Pois era isso, precisamente, que eu queria determinar: as coisas que, sem serem contrárias entre si, não admitem o seu contrário. Será o caso do três quem, sem ser o contrário do par, de forma alguma o aceita, pois ele lhe opõe sempre o seu contrário, como faz o dois com o ímpar, o fogo com o frio e infinitos mais exemplos. Dize-me agora se não concluirias que não é apenas o contrário que não recebe o seu contrário, porém tudo o que leva a Ideia do contrário da coisa que o recebe, não admite nesta o contrário daquilo que ele leva. Recapitulemos tudo o que dissemos até aqui, pois não há mal em ouvir a mesma coisa várias vezes: O número cinco não admite a Ideia de par, nem o dez, o dobro daquele, a de Ímpar.
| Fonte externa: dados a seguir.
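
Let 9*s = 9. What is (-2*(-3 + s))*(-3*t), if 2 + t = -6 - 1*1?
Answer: 108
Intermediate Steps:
s = 1 (s = (⅑)*9 = 1)
t = -9 (t = -2 + (-6 - 1*1) = -2 + (-6 - 1) = -2 - 7 = -9)
(-2*(-3 + s))*(-3*t) = (-2*(-3 + 1))*(-3*(-9)) = -2*(-2)*27 = 4*27 = 108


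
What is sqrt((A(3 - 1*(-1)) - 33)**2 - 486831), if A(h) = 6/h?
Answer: I*sqrt(1943355)/2 ≈ 697.02*I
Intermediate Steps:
sqrt((A(3 - 1*(-1)) - 33)**2 - 486831) = sqrt((6/(3 - 1*(-1)) - 33)**2 - 486831) = sqrt((6/(3 + 1) - 33)**2 - 486831) = sqrt((6/4 - 33)**2 - 486831) = sqrt((6*(1/4) - 33)**2 - 486831) = sqrt((3/2 - 33)**2 - 486831) = sqrt((-63/2)**2 - 486831) = sqrt(3969/4 - 486831) = sqrt(-1943355/4) = I*sqrt(1943355)/2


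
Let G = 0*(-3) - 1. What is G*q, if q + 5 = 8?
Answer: -3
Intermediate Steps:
q = 3 (q = -5 + 8 = 3)
G = -1 (G = 0 - 1 = -1)
G*q = -1*3 = -3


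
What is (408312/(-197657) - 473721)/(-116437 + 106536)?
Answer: 93634680009/1957001957 ≈ 47.846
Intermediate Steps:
(408312/(-197657) - 473721)/(-116437 + 106536) = (408312*(-1/197657) - 473721)/(-9901) = (-408312/197657 - 473721)*(-1/9901) = -93634680009/197657*(-1/9901) = 93634680009/1957001957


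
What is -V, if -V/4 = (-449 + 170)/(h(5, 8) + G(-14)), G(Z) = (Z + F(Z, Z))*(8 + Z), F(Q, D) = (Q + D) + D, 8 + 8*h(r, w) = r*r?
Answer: -8928/2705 ≈ -3.3006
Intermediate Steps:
h(r, w) = -1 + r²/8 (h(r, w) = -1 + (r*r)/8 = -1 + r²/8)
F(Q, D) = Q + 2*D (F(Q, D) = (D + Q) + D = Q + 2*D)
G(Z) = 4*Z*(8 + Z) (G(Z) = (Z + (Z + 2*Z))*(8 + Z) = (Z + 3*Z)*(8 + Z) = (4*Z)*(8 + Z) = 4*Z*(8 + Z))
V = 8928/2705 (V = -4*(-449 + 170)/((-1 + (⅛)*5²) + 4*(-14)*(8 - 14)) = -(-1116)/((-1 + (⅛)*25) + 4*(-14)*(-6)) = -(-1116)/((-1 + 25/8) + 336) = -(-1116)/(17/8 + 336) = -(-1116)/2705/8 = -(-1116)*8/2705 = -4*(-2232/2705) = 8928/2705 ≈ 3.3006)
-V = -1*8928/2705 = -8928/2705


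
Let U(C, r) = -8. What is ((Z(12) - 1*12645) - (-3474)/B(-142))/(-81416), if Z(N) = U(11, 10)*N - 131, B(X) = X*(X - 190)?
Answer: 303417047/1919137952 ≈ 0.15810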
Por sua vez, o duplo é o contrário de outra coisa, porém não admite a Ideia do ímpar, como também não a admitem, o meio e outras frações do mesmo tipo, nem a Ideia de todo, de terço e de tudo o mais da mesma natureza, se é que me acompanhas e estás de acordo comigo.
[as coisas têm uma característica essencial que participa da Ideia que as causou e essa caracteríscia essencial não admite contrário - o 5, apesar de não ser contrário ao 4, será sempre ímpar e nunca se transformará em número par, pois estas Ideias são opostas]
Não somente estou de inteiro acordo, disse, como te acompanho.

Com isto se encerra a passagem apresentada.